The mishap that resulted in the destruction of the Crew Dragon spacecraft that was recovered following the SpaceX Demo-1 mission occurred on Saturday, April 20. In preparation for an inflight abort test, SpaceX was performing a static fire test of the spacecraft’s two thruster systems.
The sixteen Draco thrusters, which are used for on-orbit manoeuvring were test-fired first and performed as expected. As SpaceX ground crews were preparing to fire the eight SuperDraco thrusters, which are used in the event of a launch escape, the spacecraft exploded.
In a July 15 press release, SpaceX revealed that the anomaly that caused the explosion occurred approximately 100 milliseconds prior to the ignition of the Crew Dragon’s SuperDraco thrusters. According to SpaceX, the explosion was the result of “a leaking component” allowing liquid oxidizer, specifically nitrogen tetroxide (NTO) to enter the spacecraft’s high-pressure helium tubes. A “slug” of NTO then impacted with a helium check valve at high speed causing the valve to fail. The failure of the titanium valve in the high-pressure NTO environment caused an ignition which ultimately led to the explosion.
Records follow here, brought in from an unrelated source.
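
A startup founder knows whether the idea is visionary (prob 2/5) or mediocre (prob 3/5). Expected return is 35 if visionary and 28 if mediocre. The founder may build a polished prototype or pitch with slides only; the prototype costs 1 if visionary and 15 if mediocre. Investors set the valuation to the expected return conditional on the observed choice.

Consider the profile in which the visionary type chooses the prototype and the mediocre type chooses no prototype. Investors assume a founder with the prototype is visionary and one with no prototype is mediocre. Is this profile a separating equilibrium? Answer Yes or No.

Yes

Under these beliefs, the prototype earns valuation 35 and no prototype earns valuation 28.
visionary: the prototype nets 35 − 1 = 34; no prototype nets 28. visionary prefers the prototype.
mediocre: the prototype nets 35 − 15 = 20; no prototype nets 28. mediocre prefers no prototype.
Neither type deviates, so the separating profile is an equilibrium.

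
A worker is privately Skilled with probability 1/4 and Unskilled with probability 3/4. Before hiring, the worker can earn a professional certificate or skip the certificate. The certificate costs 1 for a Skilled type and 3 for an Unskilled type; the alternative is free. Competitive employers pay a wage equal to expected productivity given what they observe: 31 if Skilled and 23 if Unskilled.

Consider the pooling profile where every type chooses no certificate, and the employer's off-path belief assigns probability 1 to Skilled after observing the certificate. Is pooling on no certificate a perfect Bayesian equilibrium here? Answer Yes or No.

No

On path, the employer holds the prior and pays 1/4·31 + 3/4·23 = 25. Off path (the certificate), believing Skilled, it pays 31.
Skilled: no certificate nets 25; the certificate nets 31 − 1 = 30. Skilled would deviate.
Unskilled: no certificate nets 25; the certificate nets 31 − 3 = 28. Unskilled would deviate.
A type deviates, so pooling fails.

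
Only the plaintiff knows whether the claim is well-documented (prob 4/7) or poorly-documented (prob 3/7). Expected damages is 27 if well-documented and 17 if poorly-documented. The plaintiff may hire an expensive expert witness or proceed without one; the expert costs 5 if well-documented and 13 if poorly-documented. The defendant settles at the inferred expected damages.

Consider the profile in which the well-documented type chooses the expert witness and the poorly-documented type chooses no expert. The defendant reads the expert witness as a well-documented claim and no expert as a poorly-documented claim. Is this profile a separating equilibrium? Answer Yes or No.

Under these beliefs, the expert witness earns settlement 27 and no expert earns settlement 17.
well-documented: the expert witness nets 27 − 5 = 22; no expert nets 17. well-documented prefers the expert witness.
poorly-documented: the expert witness nets 27 − 13 = 14; no expert nets 17. poorly-documented prefers no expert.
Neither type deviates, so the separating profile is an equilibrium.

Yes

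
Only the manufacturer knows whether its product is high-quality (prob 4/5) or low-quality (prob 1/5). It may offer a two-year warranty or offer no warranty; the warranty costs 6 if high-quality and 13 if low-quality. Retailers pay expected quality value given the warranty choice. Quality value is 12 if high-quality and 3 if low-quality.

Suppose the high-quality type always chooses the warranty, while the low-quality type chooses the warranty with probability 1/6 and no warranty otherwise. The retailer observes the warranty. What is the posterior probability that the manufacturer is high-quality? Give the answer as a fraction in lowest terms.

P(the warranty) = (4/5)·1 + (1/5)·(1/6) = 5/6.
By Bayes' rule, P(high-quality | the warranty) = (4/5) / (5/6) = 24/25.

24/25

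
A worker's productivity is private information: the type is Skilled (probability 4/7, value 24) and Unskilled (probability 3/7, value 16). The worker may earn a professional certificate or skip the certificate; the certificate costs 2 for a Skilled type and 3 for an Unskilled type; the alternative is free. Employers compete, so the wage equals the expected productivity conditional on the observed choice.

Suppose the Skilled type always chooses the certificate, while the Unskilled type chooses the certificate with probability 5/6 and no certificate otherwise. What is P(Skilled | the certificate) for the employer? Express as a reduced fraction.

8/13

P(the certificate) = (4/7)·1 + (3/7)·(5/6) = 13/14.
By Bayes' rule, P(Skilled | the certificate) = (4/7) / (13/14) = 8/13.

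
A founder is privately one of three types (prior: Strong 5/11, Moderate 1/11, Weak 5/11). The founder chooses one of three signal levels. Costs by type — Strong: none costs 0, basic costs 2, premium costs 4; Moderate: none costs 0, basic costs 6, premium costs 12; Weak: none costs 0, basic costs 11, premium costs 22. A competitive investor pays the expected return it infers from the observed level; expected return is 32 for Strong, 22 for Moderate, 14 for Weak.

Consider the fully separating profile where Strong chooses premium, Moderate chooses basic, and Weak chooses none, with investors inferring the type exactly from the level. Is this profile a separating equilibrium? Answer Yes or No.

Separating valuations: premium → 32, basic → 22, none → 14.
Strong (assigned premium): none: 14 − 0 = 14; basic: 22 − 2 = 20; premium: 32 − 4 = 28. Strong stays.
Moderate (assigned basic): none: 14 − 0 = 14; basic: 22 − 6 = 16; premium: 32 − 12 = 20. Moderate prefers premium.
Weak (assigned none): none: 14 − 0 = 14; basic: 22 − 11 = 11; premium: 32 − 22 = 10. Weak stays.
At least one type deviates; the separating profile fails.

No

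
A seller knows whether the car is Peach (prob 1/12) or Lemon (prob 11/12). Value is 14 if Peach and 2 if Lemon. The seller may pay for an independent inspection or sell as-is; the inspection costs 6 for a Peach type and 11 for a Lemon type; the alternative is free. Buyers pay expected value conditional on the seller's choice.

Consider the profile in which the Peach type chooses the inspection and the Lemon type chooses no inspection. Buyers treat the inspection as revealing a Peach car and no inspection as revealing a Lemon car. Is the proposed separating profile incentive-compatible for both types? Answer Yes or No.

Under these beliefs, the inspection earns price 14 and no inspection earns price 2.
Peach: the inspection nets 14 − 6 = 8; no inspection nets 2. Peach prefers the inspection.
Lemon: the inspection nets 14 − 11 = 3; no inspection nets 2. Lemon would deviate to the inspection.
Lemon has a profitable deviation, so the profile is not an equilibrium.

No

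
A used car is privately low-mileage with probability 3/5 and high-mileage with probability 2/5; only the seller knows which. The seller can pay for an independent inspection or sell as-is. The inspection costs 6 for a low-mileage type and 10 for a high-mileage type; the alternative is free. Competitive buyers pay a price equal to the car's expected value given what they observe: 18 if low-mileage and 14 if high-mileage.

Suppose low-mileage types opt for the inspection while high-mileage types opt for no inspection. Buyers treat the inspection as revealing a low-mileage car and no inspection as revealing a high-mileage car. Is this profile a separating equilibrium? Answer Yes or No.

No

Under these beliefs, the inspection earns price 18 and no inspection earns price 14.
low-mileage: the inspection nets 18 − 6 = 12; no inspection nets 14. low-mileage would deviate to no inspection.
high-mileage: the inspection nets 18 − 10 = 8; no inspection nets 14. high-mileage prefers no inspection.
low-mileage has a profitable deviation, so the profile is not an equilibrium.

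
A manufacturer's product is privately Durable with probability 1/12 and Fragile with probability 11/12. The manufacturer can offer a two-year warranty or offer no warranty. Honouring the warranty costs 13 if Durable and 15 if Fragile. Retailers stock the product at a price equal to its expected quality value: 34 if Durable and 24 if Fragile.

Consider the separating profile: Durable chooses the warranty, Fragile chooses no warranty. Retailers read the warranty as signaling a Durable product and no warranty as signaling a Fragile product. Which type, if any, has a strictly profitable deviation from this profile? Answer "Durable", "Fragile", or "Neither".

Durable

The warranty pays 34; no warranty pays 24.
Durable: assigned the warranty, nets 34 − 13 = 21; deviating to no warranty nets 24.
Fragile: assigned no warranty, nets 24; deviating to the warranty nets 34 − 15 = 19.
The Durable type gains 3 by deviating.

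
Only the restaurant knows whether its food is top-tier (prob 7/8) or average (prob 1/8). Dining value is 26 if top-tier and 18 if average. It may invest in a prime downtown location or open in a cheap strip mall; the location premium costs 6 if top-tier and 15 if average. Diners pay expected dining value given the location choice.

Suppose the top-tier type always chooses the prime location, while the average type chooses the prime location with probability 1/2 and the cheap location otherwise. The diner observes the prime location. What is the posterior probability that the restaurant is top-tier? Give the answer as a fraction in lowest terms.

14/15

P(the prime location) = (7/8)·1 + (1/8)·(1/2) = 15/16.
By Bayes' rule, P(top-tier | the prime location) = (7/8) / (15/16) = 14/15.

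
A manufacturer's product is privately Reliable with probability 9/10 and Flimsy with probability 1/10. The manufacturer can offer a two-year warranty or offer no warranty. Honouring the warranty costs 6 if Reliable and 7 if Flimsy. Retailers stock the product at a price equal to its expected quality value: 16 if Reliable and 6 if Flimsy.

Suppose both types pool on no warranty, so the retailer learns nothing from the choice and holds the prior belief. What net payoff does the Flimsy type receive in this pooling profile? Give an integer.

15

Pooled price = 9/10·16 + 1/10·6 = 15.
Flimsy pays no cost for no warranty, so net payoff = 15.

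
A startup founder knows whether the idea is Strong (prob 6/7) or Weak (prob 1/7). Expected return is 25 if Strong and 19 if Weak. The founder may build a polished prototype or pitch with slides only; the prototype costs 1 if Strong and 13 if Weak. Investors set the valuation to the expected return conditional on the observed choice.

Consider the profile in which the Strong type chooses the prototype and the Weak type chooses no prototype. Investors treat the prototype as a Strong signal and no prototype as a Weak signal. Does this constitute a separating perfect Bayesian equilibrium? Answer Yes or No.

Under these beliefs, the prototype earns valuation 25 and no prototype earns valuation 19.
Strong: the prototype nets 25 − 1 = 24; no prototype nets 19. Strong prefers the prototype.
Weak: the prototype nets 25 − 13 = 12; no prototype nets 19. Weak prefers no prototype.
Neither type deviates, so the separating profile is an equilibrium.

Yes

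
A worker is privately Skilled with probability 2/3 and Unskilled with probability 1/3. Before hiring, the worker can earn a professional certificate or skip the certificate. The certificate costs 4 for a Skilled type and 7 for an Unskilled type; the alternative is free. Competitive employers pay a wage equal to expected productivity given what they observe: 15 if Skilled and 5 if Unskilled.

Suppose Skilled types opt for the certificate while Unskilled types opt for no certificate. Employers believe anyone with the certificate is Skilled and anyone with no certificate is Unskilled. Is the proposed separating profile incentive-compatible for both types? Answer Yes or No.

Under these beliefs, the certificate earns wage 15 and no certificate earns wage 5.
Skilled: the certificate nets 15 − 4 = 11; no certificate nets 5. Skilled prefers the certificate.
Unskilled: the certificate nets 15 − 7 = 8; no certificate nets 5. Unskilled would deviate to the certificate.
Unskilled has a profitable deviation, so the profile is not an equilibrium.

No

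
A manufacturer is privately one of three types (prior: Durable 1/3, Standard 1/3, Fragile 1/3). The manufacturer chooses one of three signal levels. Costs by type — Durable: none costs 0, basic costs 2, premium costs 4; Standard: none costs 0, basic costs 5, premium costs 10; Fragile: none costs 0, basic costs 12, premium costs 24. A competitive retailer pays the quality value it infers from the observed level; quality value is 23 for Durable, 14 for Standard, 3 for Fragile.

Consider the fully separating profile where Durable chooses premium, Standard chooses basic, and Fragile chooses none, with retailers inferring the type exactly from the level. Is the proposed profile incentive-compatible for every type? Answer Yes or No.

No

Separating prices: premium → 23, basic → 14, none → 3.
Durable (assigned premium): none: 3 − 0 = 3; basic: 14 − 2 = 12; premium: 23 − 4 = 19. Durable stays.
Standard (assigned basic): none: 3 − 0 = 3; basic: 14 − 5 = 9; premium: 23 − 10 = 13. Standard prefers premium.
Fragile (assigned none): none: 3 − 0 = 3; basic: 14 − 12 = 2; premium: 23 − 24 = -1. Fragile stays.
At least one type deviates; the separating profile fails.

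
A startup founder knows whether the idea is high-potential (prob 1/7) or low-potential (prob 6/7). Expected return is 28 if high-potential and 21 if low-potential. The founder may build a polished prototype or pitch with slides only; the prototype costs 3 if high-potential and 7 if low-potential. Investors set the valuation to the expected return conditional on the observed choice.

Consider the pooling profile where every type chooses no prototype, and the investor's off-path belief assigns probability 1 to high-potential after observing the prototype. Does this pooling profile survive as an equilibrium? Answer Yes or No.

On path, the investor holds the prior and pays 1/7·28 + 6/7·21 = 22. Off path (the prototype), believing high-potential, it pays 28.
high-potential: no prototype nets 22; the prototype nets 28 − 3 = 25. high-potential would deviate.
low-potential: no prototype nets 22; the prototype nets 28 − 7 = 21. low-potential stays.
A type deviates, so pooling fails.

No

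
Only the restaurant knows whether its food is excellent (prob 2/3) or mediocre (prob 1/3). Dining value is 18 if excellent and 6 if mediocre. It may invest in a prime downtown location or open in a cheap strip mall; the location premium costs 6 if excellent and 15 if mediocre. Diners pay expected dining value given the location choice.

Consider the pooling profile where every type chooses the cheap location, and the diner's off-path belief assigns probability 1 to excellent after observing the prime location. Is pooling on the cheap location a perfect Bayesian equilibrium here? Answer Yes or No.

Yes

On path, the diner holds the prior and pays 2/3·18 + 1/3·6 = 14. Off path (the prime location), believing excellent, it pays 18.
excellent: the cheap location nets 14; the prime location nets 18 − 6 = 12. excellent stays.
mediocre: the cheap location nets 14; the prime location nets 18 − 15 = 3. mediocre stays.
No type deviates, so pooling is sustained.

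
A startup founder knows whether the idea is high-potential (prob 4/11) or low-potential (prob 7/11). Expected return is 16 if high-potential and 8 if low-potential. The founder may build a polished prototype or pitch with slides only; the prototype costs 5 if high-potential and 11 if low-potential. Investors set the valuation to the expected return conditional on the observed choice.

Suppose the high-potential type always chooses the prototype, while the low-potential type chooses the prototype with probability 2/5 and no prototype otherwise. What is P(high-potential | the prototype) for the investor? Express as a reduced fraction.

P(the prototype) = (4/11)·1 + (7/11)·(2/5) = 34/55.
By Bayes' rule, P(high-potential | the prototype) = (4/11) / (34/55) = 10/17.

10/17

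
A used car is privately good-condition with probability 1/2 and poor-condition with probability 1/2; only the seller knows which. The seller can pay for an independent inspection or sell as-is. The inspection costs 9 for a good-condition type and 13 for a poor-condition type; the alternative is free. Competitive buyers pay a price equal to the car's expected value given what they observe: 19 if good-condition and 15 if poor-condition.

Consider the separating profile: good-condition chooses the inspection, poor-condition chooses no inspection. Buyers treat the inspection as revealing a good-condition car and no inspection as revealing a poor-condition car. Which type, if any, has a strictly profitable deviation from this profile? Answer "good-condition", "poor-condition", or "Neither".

The inspection pays 19; no inspection pays 15.
good-condition: assigned the inspection, nets 19 − 9 = 10; deviating to no inspection nets 15.
poor-condition: assigned no inspection, nets 15; deviating to the inspection nets 19 − 13 = 6.
The good-condition type gains 5 by deviating.

good-condition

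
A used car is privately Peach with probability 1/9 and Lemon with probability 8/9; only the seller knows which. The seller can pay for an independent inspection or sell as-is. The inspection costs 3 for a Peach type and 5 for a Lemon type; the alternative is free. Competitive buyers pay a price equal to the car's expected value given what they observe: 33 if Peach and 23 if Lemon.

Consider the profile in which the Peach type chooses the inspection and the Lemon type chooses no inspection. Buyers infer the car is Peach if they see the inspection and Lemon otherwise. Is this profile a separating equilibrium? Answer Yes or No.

No

Under these beliefs, the inspection earns price 33 and no inspection earns price 23.
Peach: the inspection nets 33 − 3 = 30; no inspection nets 23. Peach prefers the inspection.
Lemon: the inspection nets 33 − 5 = 28; no inspection nets 23. Lemon would deviate to the inspection.
Lemon has a profitable deviation, so the profile is not an equilibrium.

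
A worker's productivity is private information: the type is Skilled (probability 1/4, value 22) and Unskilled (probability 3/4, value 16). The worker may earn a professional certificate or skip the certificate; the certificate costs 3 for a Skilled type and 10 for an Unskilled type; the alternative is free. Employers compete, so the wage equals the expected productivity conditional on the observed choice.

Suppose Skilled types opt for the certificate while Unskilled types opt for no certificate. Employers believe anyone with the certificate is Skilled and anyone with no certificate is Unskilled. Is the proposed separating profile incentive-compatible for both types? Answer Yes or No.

Under these beliefs, the certificate earns wage 22 and no certificate earns wage 16.
Skilled: the certificate nets 22 − 3 = 19; no certificate nets 16. Skilled prefers the certificate.
Unskilled: the certificate nets 22 − 10 = 12; no certificate nets 16. Unskilled prefers no certificate.
Neither type deviates, so the separating profile is an equilibrium.

Yes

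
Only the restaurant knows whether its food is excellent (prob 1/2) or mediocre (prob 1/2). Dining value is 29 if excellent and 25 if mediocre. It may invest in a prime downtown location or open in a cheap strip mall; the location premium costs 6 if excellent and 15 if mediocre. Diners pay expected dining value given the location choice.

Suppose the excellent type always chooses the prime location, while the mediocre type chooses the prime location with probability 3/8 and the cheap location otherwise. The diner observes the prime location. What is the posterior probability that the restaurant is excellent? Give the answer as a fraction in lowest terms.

8/11

P(the prime location) = (1/2)·1 + (1/2)·(3/8) = 11/16.
By Bayes' rule, P(excellent | the prime location) = (1/2) / (11/16) = 8/11.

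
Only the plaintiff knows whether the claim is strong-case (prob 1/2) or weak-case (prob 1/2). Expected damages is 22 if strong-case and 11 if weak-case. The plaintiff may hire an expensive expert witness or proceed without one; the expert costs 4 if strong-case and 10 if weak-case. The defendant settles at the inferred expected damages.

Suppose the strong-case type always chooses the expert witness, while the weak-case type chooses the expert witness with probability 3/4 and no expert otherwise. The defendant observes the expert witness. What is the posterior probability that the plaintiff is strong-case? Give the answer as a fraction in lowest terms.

4/7

P(the expert witness) = (1/2)·1 + (1/2)·(3/4) = 7/8.
By Bayes' rule, P(strong-case | the expert witness) = (1/2) / (7/8) = 4/7.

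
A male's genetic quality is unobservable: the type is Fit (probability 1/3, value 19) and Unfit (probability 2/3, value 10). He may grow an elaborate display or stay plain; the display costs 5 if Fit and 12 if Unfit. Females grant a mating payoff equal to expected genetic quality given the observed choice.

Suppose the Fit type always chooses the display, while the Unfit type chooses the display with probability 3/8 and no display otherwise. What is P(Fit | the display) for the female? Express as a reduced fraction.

P(the display) = (1/3)·1 + (2/3)·(3/8) = 7/12.
By Bayes' rule, P(Fit | the display) = (1/3) / (7/12) = 4/7.

4/7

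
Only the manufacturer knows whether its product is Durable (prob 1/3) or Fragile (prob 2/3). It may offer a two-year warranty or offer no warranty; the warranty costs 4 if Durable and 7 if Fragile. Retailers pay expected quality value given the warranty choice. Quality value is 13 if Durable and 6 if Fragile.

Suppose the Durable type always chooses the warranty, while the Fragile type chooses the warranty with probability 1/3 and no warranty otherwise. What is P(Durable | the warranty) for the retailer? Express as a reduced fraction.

P(the warranty) = (1/3)·1 + (2/3)·(1/3) = 5/9.
By Bayes' rule, P(Durable | the warranty) = (1/3) / (5/9) = 3/5.

3/5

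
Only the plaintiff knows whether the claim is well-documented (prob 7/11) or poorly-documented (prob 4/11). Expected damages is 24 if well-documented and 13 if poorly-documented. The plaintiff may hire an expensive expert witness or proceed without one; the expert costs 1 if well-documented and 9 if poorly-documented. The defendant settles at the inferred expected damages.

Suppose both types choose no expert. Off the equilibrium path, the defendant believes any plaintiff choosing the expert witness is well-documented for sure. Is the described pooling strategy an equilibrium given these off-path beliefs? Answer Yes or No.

On path, the defendant holds the prior and pays 7/11·24 + 4/11·13 = 20. Off path (the expert witness), believing well-documented, it pays 24.
well-documented: no expert nets 20; the expert witness nets 24 − 1 = 23. well-documented would deviate.
poorly-documented: no expert nets 20; the expert witness nets 24 − 9 = 15. poorly-documented stays.
A type deviates, so pooling fails.

No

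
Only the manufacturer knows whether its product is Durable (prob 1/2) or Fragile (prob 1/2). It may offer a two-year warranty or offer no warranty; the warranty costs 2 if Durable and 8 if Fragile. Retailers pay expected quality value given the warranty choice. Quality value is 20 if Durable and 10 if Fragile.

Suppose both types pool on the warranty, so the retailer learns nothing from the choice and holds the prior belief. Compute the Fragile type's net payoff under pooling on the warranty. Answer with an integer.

7

Pooled price = 1/2·20 + 1/2·10 = 15.
Fragile pays cost 8 for the warranty, so net payoff = 15 − 8 = 7.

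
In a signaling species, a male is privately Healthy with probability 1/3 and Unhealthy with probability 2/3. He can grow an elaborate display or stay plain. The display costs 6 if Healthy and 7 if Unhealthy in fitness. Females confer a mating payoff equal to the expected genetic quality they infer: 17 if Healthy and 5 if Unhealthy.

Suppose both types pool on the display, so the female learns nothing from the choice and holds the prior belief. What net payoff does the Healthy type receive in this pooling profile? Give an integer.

Pooled mating payoff = 1/3·17 + 2/3·5 = 9.
Healthy pays cost 6 for the display, so net payoff = 9 − 6 = 3.

3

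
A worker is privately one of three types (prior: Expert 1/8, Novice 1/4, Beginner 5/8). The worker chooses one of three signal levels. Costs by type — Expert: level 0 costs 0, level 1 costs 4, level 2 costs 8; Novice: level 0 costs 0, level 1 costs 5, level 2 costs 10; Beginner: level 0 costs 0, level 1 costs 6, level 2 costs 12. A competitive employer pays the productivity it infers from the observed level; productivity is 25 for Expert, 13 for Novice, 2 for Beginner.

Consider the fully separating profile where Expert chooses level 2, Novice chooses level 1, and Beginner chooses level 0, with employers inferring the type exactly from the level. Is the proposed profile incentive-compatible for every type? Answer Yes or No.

Separating wages: level 2 → 25, level 1 → 13, level 0 → 2.
Expert (assigned level 2): level 0: 2 − 0 = 2; level 1: 13 − 4 = 9; level 2: 25 − 8 = 17. Expert stays.
Novice (assigned level 1): level 0: 2 − 0 = 2; level 1: 13 − 5 = 8; level 2: 25 − 10 = 15. Novice prefers level 2.
Beginner (assigned level 0): level 0: 2 − 0 = 2; level 1: 13 − 6 = 7; level 2: 25 − 12 = 13. Beginner prefers level 2.
At least one type deviates; the separating profile fails.

No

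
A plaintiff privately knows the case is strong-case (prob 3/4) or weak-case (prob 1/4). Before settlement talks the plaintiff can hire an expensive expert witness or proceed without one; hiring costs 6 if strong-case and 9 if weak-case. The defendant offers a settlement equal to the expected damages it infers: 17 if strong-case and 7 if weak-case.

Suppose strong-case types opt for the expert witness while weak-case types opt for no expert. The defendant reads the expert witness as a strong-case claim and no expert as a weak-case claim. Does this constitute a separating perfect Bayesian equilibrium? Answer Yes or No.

Under these beliefs, the expert witness earns settlement 17 and no expert earns settlement 7.
strong-case: the expert witness nets 17 − 6 = 11; no expert nets 7. strong-case prefers the expert witness.
weak-case: the expert witness nets 17 − 9 = 8; no expert nets 7. weak-case would deviate to the expert witness.
weak-case has a profitable deviation, so the profile is not an equilibrium.

No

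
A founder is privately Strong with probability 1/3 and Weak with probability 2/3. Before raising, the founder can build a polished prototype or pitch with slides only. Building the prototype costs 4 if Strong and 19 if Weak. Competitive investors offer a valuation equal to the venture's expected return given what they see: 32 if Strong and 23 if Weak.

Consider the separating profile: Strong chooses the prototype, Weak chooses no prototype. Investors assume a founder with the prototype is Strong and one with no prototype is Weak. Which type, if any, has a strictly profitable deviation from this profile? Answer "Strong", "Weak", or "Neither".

Neither

The prototype pays 32; no prototype pays 23.
Strong: assigned the prototype, nets 32 − 4 = 28; deviating to no prototype nets 23.
Weak: assigned no prototype, nets 23; deviating to the prototype nets 32 − 19 = 13.
Both types strictly prefer their assigned action; no profitable deviation.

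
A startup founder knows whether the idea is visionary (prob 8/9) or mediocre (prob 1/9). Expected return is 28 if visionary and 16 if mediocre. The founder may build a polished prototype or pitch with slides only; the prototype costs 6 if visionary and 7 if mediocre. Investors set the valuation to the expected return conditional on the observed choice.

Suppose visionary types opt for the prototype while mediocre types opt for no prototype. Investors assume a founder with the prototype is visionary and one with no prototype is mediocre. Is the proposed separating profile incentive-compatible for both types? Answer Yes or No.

Under these beliefs, the prototype earns valuation 28 and no prototype earns valuation 16.
visionary: the prototype nets 28 − 6 = 22; no prototype nets 16. visionary prefers the prototype.
mediocre: the prototype nets 28 − 7 = 21; no prototype nets 16. mediocre would deviate to the prototype.
mediocre has a profitable deviation, so the profile is not an equilibrium.

No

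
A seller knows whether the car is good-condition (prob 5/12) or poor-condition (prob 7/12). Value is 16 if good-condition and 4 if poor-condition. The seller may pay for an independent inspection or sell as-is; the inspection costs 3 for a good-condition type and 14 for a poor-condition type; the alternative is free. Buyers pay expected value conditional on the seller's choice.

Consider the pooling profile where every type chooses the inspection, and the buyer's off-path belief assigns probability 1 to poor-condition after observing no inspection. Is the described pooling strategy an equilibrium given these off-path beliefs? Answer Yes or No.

On path, the buyer holds the prior and pays 5/12·16 + 7/12·4 = 9. Off path (no inspection), believing poor-condition, it pays 4.
good-condition: the inspection nets 9 − 3 = 6; no inspection nets 4. good-condition stays.
poor-condition: the inspection nets 9 − 14 = -5; no inspection nets 4. poor-condition would deviate.
A type deviates, so pooling fails.

No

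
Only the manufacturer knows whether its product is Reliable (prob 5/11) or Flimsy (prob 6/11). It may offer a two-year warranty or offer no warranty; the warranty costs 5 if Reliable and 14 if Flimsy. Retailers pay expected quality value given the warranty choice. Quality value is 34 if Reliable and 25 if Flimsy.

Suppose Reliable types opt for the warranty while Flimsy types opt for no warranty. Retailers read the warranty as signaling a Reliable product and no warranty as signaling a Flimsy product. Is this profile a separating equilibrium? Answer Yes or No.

Under these beliefs, the warranty earns price 34 and no warranty earns price 25.
Reliable: the warranty nets 34 − 5 = 29; no warranty nets 25. Reliable prefers the warranty.
Flimsy: the warranty nets 34 − 14 = 20; no warranty nets 25. Flimsy prefers no warranty.
Neither type deviates, so the separating profile is an equilibrium.

Yes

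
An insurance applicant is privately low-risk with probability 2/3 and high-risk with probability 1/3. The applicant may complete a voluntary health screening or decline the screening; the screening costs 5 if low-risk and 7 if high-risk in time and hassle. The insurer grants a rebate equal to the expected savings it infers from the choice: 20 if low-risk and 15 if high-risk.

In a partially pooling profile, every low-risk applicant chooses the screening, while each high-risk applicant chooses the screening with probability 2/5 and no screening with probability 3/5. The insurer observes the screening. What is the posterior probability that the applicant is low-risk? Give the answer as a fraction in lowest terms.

P(the screening) = (2/3)·1 + (1/3)·(2/5) = 4/5.
By Bayes' rule, P(low-risk | the screening) = (2/3) / (4/5) = 5/6.

5/6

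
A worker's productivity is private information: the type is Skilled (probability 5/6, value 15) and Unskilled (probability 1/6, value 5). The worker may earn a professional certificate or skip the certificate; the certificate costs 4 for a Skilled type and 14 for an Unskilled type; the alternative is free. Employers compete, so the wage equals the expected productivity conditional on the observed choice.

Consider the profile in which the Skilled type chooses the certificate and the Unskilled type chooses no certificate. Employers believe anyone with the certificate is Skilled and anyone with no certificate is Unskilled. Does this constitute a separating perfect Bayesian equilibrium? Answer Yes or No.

Yes

Under these beliefs, the certificate earns wage 15 and no certificate earns wage 5.
Skilled: the certificate nets 15 − 4 = 11; no certificate nets 5. Skilled prefers the certificate.
Unskilled: the certificate nets 15 − 14 = 1; no certificate nets 5. Unskilled prefers no certificate.
Neither type deviates, so the separating profile is an equilibrium.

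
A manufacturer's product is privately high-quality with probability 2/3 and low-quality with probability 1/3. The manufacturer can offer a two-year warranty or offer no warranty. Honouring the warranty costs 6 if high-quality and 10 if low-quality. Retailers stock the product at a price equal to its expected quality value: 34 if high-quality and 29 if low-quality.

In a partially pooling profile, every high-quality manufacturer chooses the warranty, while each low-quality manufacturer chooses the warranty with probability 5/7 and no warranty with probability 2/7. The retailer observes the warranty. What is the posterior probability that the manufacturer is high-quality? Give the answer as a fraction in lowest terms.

P(the warranty) = (2/3)·1 + (1/3)·(5/7) = 19/21.
By Bayes' rule, P(high-quality | the warranty) = (2/3) / (19/21) = 14/19.

14/19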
Although the investigation is not yet concluded, SpaceX has moved to eliminate “any flow path within the launch escape system for liquid propellant to enter the gaseous pressurization system.” Additionally, the titanium check valves will be substituted for burst disks, “which seal completely until opened by high pressure, will mitigate the risk entirely.”
It is still unclear to what extent the investigation will have on SpaceX’s Commercial Crew Program flights. However, it is likely that a crewed flight to the International Space Station will slip to no earlier than the first quarter of 2020.